# Millennium BCP fails EU stress test



## azoreseuropa (Nov 10, 2013)

Should you worry ? Here:

Millennium BCP fails EU stress test - The Portugal News


----------



## canoeman (Mar 3, 2011)

Maybe ECB should publish current position which is less scare mongering, personally I have no concerns

"However, BCP said last night that following a successful rights issue in July totalling 2.25 billion euros, it would not need to take any measures as a result of the European stress test, which had not taken the *first ten months of 2014 into consideration*"


----------



## azoreseuropa (Nov 10, 2013)

Its good to know. Much appreciated.


----------



## Maggy Crawford (Sep 18, 2010)

We have been clients for 7 years and have received the very best of attention and assistance.

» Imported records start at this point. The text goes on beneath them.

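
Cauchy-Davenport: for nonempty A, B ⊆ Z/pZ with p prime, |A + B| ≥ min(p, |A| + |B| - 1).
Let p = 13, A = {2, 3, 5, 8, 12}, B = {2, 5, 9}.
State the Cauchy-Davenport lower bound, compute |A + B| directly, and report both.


Cauchy-Davenport: |A + B| ≥ min(p, |A| + |B| - 1) for A, B nonempty in Z/pZ.
|A| = 5, |B| = 3, p = 13.
CD lower bound = min(13, 5 + 3 - 1) = min(13, 7) = 7.
Compute A + B mod 13 directly:
a = 2: 2+2=4, 2+5=7, 2+9=11
a = 3: 3+2=5, 3+5=8, 3+9=12
a = 5: 5+2=7, 5+5=10, 5+9=1
a = 8: 8+2=10, 8+5=0, 8+9=4
a = 12: 12+2=1, 12+5=4, 12+9=8
A + B = {0, 1, 4, 5, 7, 8, 10, 11, 12}, so |A + B| = 9.
Verify: 9 ≥ 7? Yes ✓.

CD lower bound = 7, actual |A + B| = 9.


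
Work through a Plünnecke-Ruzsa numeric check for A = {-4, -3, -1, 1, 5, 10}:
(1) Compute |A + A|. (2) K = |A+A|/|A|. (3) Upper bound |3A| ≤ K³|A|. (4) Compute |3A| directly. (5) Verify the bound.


|A| = 6.
Step 1: Compute A + A by enumerating all 36 pairs.
A + A = {-8, -7, -6, -5, -4, -3, -2, 0, 1, 2, 4, 6, 7, 9, 10, 11, 15, 20}, so |A + A| = 18.
Step 2: Doubling constant K = |A + A|/|A| = 18/6 = 18/6 ≈ 3.0000.
Step 3: Plünnecke-Ruzsa gives |3A| ≤ K³·|A| = (3.0000)³ · 6 ≈ 162.0000.
Step 4: Compute 3A = A + A + A directly by enumerating all triples (a,b,c) ∈ A³; |3A| = 34.
Step 5: Check 34 ≤ 162.0000? Yes ✓.

K = 18/6, Plünnecke-Ruzsa bound K³|A| ≈ 162.0000, |3A| = 34, inequality holds.


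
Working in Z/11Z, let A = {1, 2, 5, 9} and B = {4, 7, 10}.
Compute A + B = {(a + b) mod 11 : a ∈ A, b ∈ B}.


Work in Z/11Z: reduce every sum a + b modulo 11.
Enumerate all 12 pairs:
a = 1: 1+4=5, 1+7=8, 1+10=0
a = 2: 2+4=6, 2+7=9, 2+10=1
a = 5: 5+4=9, 5+7=1, 5+10=4
a = 9: 9+4=2, 9+7=5, 9+10=8
Distinct residues collected: {0, 1, 2, 4, 5, 6, 8, 9}
|A + B| = 8 (out of 11 total residues).

A + B = {0, 1, 2, 4, 5, 6, 8, 9}


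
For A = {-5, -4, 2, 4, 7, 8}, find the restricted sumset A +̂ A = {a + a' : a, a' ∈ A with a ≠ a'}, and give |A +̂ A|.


Restricted sumset: A +̂ A = {a + a' : a ∈ A, a' ∈ A, a ≠ a'}.
Equivalently, take A + A and drop any sum 2a that is achievable ONLY as a + a for a ∈ A (i.e. sums representable only with equal summands).
Enumerate pairs (a, a') with a < a' (symmetric, so each unordered pair gives one sum; this covers all a ≠ a'):
  -5 + -4 = -9
  -5 + 2 = -3
  -5 + 4 = -1
  -5 + 7 = 2
  -5 + 8 = 3
  -4 + 2 = -2
  -4 + 4 = 0
  -4 + 7 = 3
  -4 + 8 = 4
  2 + 4 = 6
  2 + 7 = 9
  2 + 8 = 10
  4 + 7 = 11
  4 + 8 = 12
  7 + 8 = 15
Collected distinct sums: {-9, -3, -2, -1, 0, 2, 3, 4, 6, 9, 10, 11, 12, 15}
|A +̂ A| = 14
(Reference bound: |A +̂ A| ≥ 2|A| - 3 for |A| ≥ 2, with |A| = 6 giving ≥ 9.)

|A +̂ A| = 14


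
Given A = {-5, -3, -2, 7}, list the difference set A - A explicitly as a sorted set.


A - A = {a - a' : a, a' ∈ A}.
Compute a - a' for each ordered pair (a, a'):
a = -5: -5--5=0, -5--3=-2, -5--2=-3, -5-7=-12
a = -3: -3--5=2, -3--3=0, -3--2=-1, -3-7=-10
a = -2: -2--5=3, -2--3=1, -2--2=0, -2-7=-9
a = 7: 7--5=12, 7--3=10, 7--2=9, 7-7=0
Collecting distinct values (and noting 0 appears from a-a):
A - A = {-12, -10, -9, -3, -2, -1, 0, 1, 2, 3, 9, 10, 12}
|A - A| = 13

A - A = {-12, -10, -9, -3, -2, -1, 0, 1, 2, 3, 9, 10, 12}


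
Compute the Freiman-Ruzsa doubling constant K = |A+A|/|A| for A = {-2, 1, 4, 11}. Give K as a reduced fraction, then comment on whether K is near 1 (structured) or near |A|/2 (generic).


|A| = 4.
Compute A + A by enumerating all 16 pairs.
A + A = {-4, -1, 2, 5, 8, 9, 12, 15, 22}, so |A + A| = 9.
K = |A + A| / |A| = 9/4 (already in lowest terms) ≈ 2.2500.
Reference: AP of size 4 gives K = 7/4 ≈ 1.7500; a fully generic set of size 4 gives K ≈ 2.5000.

|A| = 4, |A + A| = 9, K = 9/4.


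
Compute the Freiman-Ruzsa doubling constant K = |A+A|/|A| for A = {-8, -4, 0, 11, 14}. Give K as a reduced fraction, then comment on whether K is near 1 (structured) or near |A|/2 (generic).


|A| = 5.
Compute A + A by enumerating all 25 pairs.
A + A = {-16, -12, -8, -4, 0, 3, 6, 7, 10, 11, 14, 22, 25, 28}, so |A + A| = 14.
K = |A + A| / |A| = 14/5 (already in lowest terms) ≈ 2.8000.
Reference: AP of size 5 gives K = 9/5 ≈ 1.8000; a fully generic set of size 5 gives K ≈ 3.0000.

|A| = 5, |A + A| = 14, K = 14/5.


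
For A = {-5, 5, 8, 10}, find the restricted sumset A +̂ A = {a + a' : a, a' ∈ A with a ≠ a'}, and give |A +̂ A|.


Restricted sumset: A +̂ A = {a + a' : a ∈ A, a' ∈ A, a ≠ a'}.
Equivalently, take A + A and drop any sum 2a that is achievable ONLY as a + a for a ∈ A (i.e. sums representable only with equal summands).
Enumerate pairs (a, a') with a < a' (symmetric, so each unordered pair gives one sum; this covers all a ≠ a'):
  -5 + 5 = 0
  -5 + 8 = 3
  -5 + 10 = 5
  5 + 8 = 13
  5 + 10 = 15
  8 + 10 = 18
Collected distinct sums: {0, 3, 5, 13, 15, 18}
|A +̂ A| = 6
(Reference bound: |A +̂ A| ≥ 2|A| - 3 for |A| ≥ 2, with |A| = 4 giving ≥ 5.)

|A +̂ A| = 6


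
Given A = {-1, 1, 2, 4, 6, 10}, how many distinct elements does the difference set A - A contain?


A - A = {a - a' : a, a' ∈ A}; |A| = 6.
Bounds: 2|A|-1 ≤ |A - A| ≤ |A|² - |A| + 1, i.e. 11 ≤ |A - A| ≤ 31.
Note: 0 ∈ A - A always (from a - a). The set is symmetric: if d ∈ A - A then -d ∈ A - A.
Enumerate nonzero differences d = a - a' with a > a' (then include -d):
Positive differences: {1, 2, 3, 4, 5, 6, 7, 8, 9, 11}
Full difference set: {0} ∪ (positive diffs) ∪ (negative diffs).
|A - A| = 1 + 2·10 = 21 (matches direct enumeration: 21).

|A - A| = 21


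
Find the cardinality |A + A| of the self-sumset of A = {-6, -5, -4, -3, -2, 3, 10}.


A + A = {a + a' : a, a' ∈ A}; |A| = 7.
General bounds: 2|A| - 1 ≤ |A + A| ≤ |A|(|A|+1)/2, i.e. 13 ≤ |A + A| ≤ 28.
Lower bound 2|A|-1 is attained iff A is an arithmetic progression.
Enumerate sums a + a' for a ≤ a' (symmetric, so this suffices):
a = -6: -6+-6=-12, -6+-5=-11, -6+-4=-10, -6+-3=-9, -6+-2=-8, -6+3=-3, -6+10=4
a = -5: -5+-5=-10, -5+-4=-9, -5+-3=-8, -5+-2=-7, -5+3=-2, -5+10=5
a = -4: -4+-4=-8, -4+-3=-7, -4+-2=-6, -4+3=-1, -4+10=6
a = -3: -3+-3=-6, -3+-2=-5, -3+3=0, -3+10=7
a = -2: -2+-2=-4, -2+3=1, -2+10=8
a = 3: 3+3=6, 3+10=13
a = 10: 10+10=20
Distinct sums: {-12, -11, -10, -9, -8, -7, -6, -5, -4, -3, -2, -1, 0, 1, 4, 5, 6, 7, 8, 13, 20}
|A + A| = 21

|A + A| = 21


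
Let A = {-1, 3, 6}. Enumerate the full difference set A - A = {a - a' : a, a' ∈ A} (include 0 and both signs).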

Far more than in UK where my bank's staff have been turned into a sales force for insurance and investment plans.


----------



## In 2 bikes (Apr 18, 2013)

I'm really impressed with Millenium BCP and the service they have given not to mention I have a big soft spot for the wee lass who has attached herself to us as our English speaking, personal, banker. 

( Is it wrong to drive 8 miles to the bank to complete a transaction I could have done on the internet ? ) :eyebrows:


----------



## canoeman (Mar 3, 2011)

Generally cheaper or no charge over internet, across counter transactions dearer


----------